Es ist zu erwarten, daß das Zusammenwirken von verschiedenen sprachlichen Mitteln in einzelnen semantischen Bereichen im Ganzsatz nun immer mehr Beachtung finden wird. Übrigens kann man schon jetzt auf solche Arbeiten auf diesen Gebieten verweisen wie die Untersuchung von A. Weiss, Starke u. a.

Sehr kompliziert und interessant sind die Beziehungen zwischen den grammatisch-semantischen Bereichen des Satzes, die den Anspruch auf den Status von Satzaspekten erheben könnten, und den eigentlichen Satzaspekten. Es gibt hier Übergangserscheinungen.

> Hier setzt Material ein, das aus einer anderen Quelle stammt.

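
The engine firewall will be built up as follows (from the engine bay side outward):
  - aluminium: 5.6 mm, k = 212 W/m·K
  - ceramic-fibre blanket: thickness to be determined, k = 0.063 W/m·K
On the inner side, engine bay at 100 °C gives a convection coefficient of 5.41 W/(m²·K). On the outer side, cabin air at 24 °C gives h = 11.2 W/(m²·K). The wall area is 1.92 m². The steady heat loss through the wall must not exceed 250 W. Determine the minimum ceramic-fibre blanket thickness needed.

Treating each layer as a thermal resistance in series:
R_inner film = 1/(h_i·A) = 1/(5.41×1.92) = 0.09627 K/W
R_aluminium = L/(kA) = 0.0056/(212×1.92) = 1.376×10^-5 K/W
R_outer film = 1/(h_o·A) = 1/(11.2×1.92) = 0.0465 K/W
Sum of the known resistances R_other = 0.1428 K/W
Required total resistance R_tot = ΔT/Q_allow = 76/250 = 0.304 K/W
R_ceramic-fibre blanket = R_tot − R_other = 0.1612 K/W
L = R·k·A = 0.1612×0.063×1.92

L ≈ 19.5 mm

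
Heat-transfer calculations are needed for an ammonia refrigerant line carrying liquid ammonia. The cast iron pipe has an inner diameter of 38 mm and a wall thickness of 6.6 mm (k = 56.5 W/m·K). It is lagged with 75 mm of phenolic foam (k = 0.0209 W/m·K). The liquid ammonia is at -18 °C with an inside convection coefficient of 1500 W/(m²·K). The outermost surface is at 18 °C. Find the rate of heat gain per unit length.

Radial resistances (cylindrical: R_cond = ln(r_o/r_i)/(2πkL), R_conv = 1/(h·2πrL)):
R_inner film = 1/(h_i·2πr₁L) = 1/(1500×2π×0.019×1) = 0.005584 K/W
R_cast iron pipe wall = ln(25.6/19)/(2π×56.5×1) = 8.399×10^-4 K/W
R_phenolic foam = ln(100.6/25.6)/(2π×0.0209×1) = 10.42 K/W
R_total = 10.43 K/W
Q = ΔT/R_total = 36/10.43

q′ ≈ 3.45 W/m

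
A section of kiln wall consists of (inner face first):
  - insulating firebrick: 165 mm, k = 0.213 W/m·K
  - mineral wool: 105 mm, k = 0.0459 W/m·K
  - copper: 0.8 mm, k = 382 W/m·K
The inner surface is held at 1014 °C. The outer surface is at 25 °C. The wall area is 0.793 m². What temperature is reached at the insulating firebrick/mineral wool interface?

T ≈ 764 °C

Using the resistance-network approach (series):
R_insulating firebrick = L/(kA) = 0.165/(0.213×0.793) = 0.9769 K/W
R_mineral wool = L/(kA) = 0.105/(0.0459×0.793) = 2.885 K/W
R_copper = L/(kA) = 0.0008/(382×0.793) = 2.641×10^-6 K/W
R_total = 3.862 K/W;  Q = ΔT/R_total = 989/3.862 = 256.1 W
T_interface = T_inner − Q·ΣR(inner→interface) = 1014 − 256×0.9769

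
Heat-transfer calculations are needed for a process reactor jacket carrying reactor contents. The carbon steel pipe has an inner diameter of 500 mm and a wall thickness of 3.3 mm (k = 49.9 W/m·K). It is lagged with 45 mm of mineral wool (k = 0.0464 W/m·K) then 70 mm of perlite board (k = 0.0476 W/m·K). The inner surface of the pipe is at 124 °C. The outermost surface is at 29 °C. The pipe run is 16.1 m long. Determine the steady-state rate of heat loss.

Q ≈ 1210 W

Per-layer cylindrical resistances, series-summed:
R_carbon steel pipe wall = ln(253.3/250)/(2π×49.9×16.1) = 2.598×10^-6 K/W
R_mineral wool = ln(298.3/253.3)/(2π×0.0464×16.1) = 0.03484 K/W
R_perlite board = ln(368.3/298.3)/(2π×0.0476×16.1) = 0.04378 K/W
R_total = 0.07862 K/W
Q = ΔT/R_total = 95/0.07862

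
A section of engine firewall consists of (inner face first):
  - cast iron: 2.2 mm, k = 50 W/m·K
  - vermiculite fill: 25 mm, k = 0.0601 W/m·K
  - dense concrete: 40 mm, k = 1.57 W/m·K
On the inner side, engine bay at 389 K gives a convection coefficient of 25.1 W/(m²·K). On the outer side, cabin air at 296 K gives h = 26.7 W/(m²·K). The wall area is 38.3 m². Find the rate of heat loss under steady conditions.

Q ≈ 6870 W

Series thermal resistances:
R_inner film = 1/(h_i·A) = 1/(25.1×38.3) = 0.00104 K/W
R_cast iron = L/(kA) = 0.0022/(50×38.3) = 1.149×10^-6 K/W
R_vermiculite fill = L/(kA) = 0.025/(0.0601×38.3) = 0.01086 K/W
R_dense concrete = L/(kA) = 0.04/(1.57×38.3) = 6.652×10^-4 K/W
R_outer film = 1/(h_o·A) = 1/(26.7×38.3) = 9.779×10^-4 K/W
R_total = 0.01355 K/W
Q = ΔT / R_total = 93 / 0.01355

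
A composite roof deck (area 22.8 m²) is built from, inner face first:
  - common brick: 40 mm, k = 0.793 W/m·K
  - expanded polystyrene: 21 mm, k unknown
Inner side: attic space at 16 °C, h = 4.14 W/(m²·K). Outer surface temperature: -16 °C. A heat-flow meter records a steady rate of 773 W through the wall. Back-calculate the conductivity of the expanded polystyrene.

k ≈ 0.0322 W/(m·K)

Series thermal resistances:
R_inner film = 1/(h_i·A) = 1/(4.14×22.8) = 0.01059 K/W
R_common brick = L/(kA) = 0.04/(0.793×22.8) = 0.002212 K/W
Sum of known resistances R_other = 0.01281 K/W
Total R = ΔT/Q = 32/773 = 0.0414 K/W
R_expanded polystyrene = R_total − R_other = 0.02859 K/W
k = L/(R·A) = 0.021/(0.02859×22.8)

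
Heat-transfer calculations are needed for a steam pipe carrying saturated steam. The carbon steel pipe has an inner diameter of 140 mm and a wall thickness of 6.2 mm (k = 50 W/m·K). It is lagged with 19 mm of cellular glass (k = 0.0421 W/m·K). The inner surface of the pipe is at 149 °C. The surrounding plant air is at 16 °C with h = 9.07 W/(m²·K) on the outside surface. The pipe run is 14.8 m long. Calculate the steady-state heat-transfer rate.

Q ≈ 1920 W

For a radial system each layer contributes R = ln(r_out/r_in)/(2πkL); films add R = 1/(hA).
R_carbon steel pipe wall = ln(76.2/70)/(2π×50×14.8) = 1.825×10^-5 K/W
R_cellular glass = ln(95.2/76.2)/(2π×0.0421×14.8) = 0.05686 K/W
R_outer film = 1/(h_o·2πr_oL) = 1/(9.07×2π×0.0952×14.8) = 0.01245 K/W
R_total = 0.06934 K/W
Q = ΔT/R_total = 133/0.06934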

Dies gilt vor allem für die Bereiche des Raumes und der Zeit. Aus unterschiedlichen Gründen scheinen sie mir nicht zu den Satzaspekten zu gehören.

Die lokale Semantik ist ja an keine spezielle grammatische Form geknüpft. Es gibt allerdings lokale Adverbien und Konstruktionen mit Lokalpräpositionen, die als das Zentrum des Feldes der lokalen Semantik zu betrachten sind. Aber diese beiden Erscheinungen selbst unterscheiden sich von den anderen Erscheinungen derselben grammatischen Formen nur durch ihre lexikale Semantik und durch die Ansätze zur Bildung eines Systems, das die verschiedenen Arten der lokalen Beziehungen zu einem Koordinatensystem verbindet, das von dem Lokalpunkt des Redeakts, von «hier» aus abgezählt wird (vgl. 157, 149). Aber die lexikale Füllung und Ausrichtung dieses Feldes überwiegt ganz entschieden, so daß hier von einem Aspekt des Satzes als einer grammatischen Einheit schwerlich die Rede sein kann.

Was aber die temporale Semantik betrifft, so ist sie trotz der Mannigfaltigkeit der lexikalen Mittel, die zu ihrer Explizierung dienen (temporale Adverbialbestimmungen, temporale Konjunktionen, Substantive und Adjektive mit temporaler Semantik, die in verschiedenen Funktionen auftreten), zu eng mit einer morphologischen Kategorie verbunden, die speziell auf die Wiedergabe der temporalen Beziehungen eingestellt ist, nämlich mit dem temporalen System des Verbs, um als eine Erscheinung der spezifischen syntaktischen Satzaspekte gelten zu dürfen.

Es gibt aber noch einen und m. E. den wichtigsten Grund, weshalb das lokale und das temporale Feld der Sprache in das System der Satzaspekte nicht recht hineinpassen. Die lokale und temporale Semantik bildet ja den allgemeinen Existenzrahmen für alle Sachverhalte, für alle Beziehungen, die im Satz zum Ausdruck kommen. Sie ist auch außerordentlich eng mit dem Kontext verknüpft und setzt, wenn es keine Gegenbeweise gibt, den im vorhergehenden Textabschnitt angekündigten Raum- und Zeitstatus fort, wobei die lokale Semantik gewöhnlich überhaupt nicht expliziert wird, sondern stillschweigend fortexistiert.

Selbstverständlich dürfen bei der Vollständigkeit anstrebenden Analyse des Satzes die Bereiche des Raums und der Zeit nicht umgangen werden. Sie haben hier im Gegenteil eine große Rolle zu spielen. Dies werde ich auch im Anhang zu zeigen versuchen. Aber es sind andersgeartete Erscheinungen, als die Satzaspekte als solche.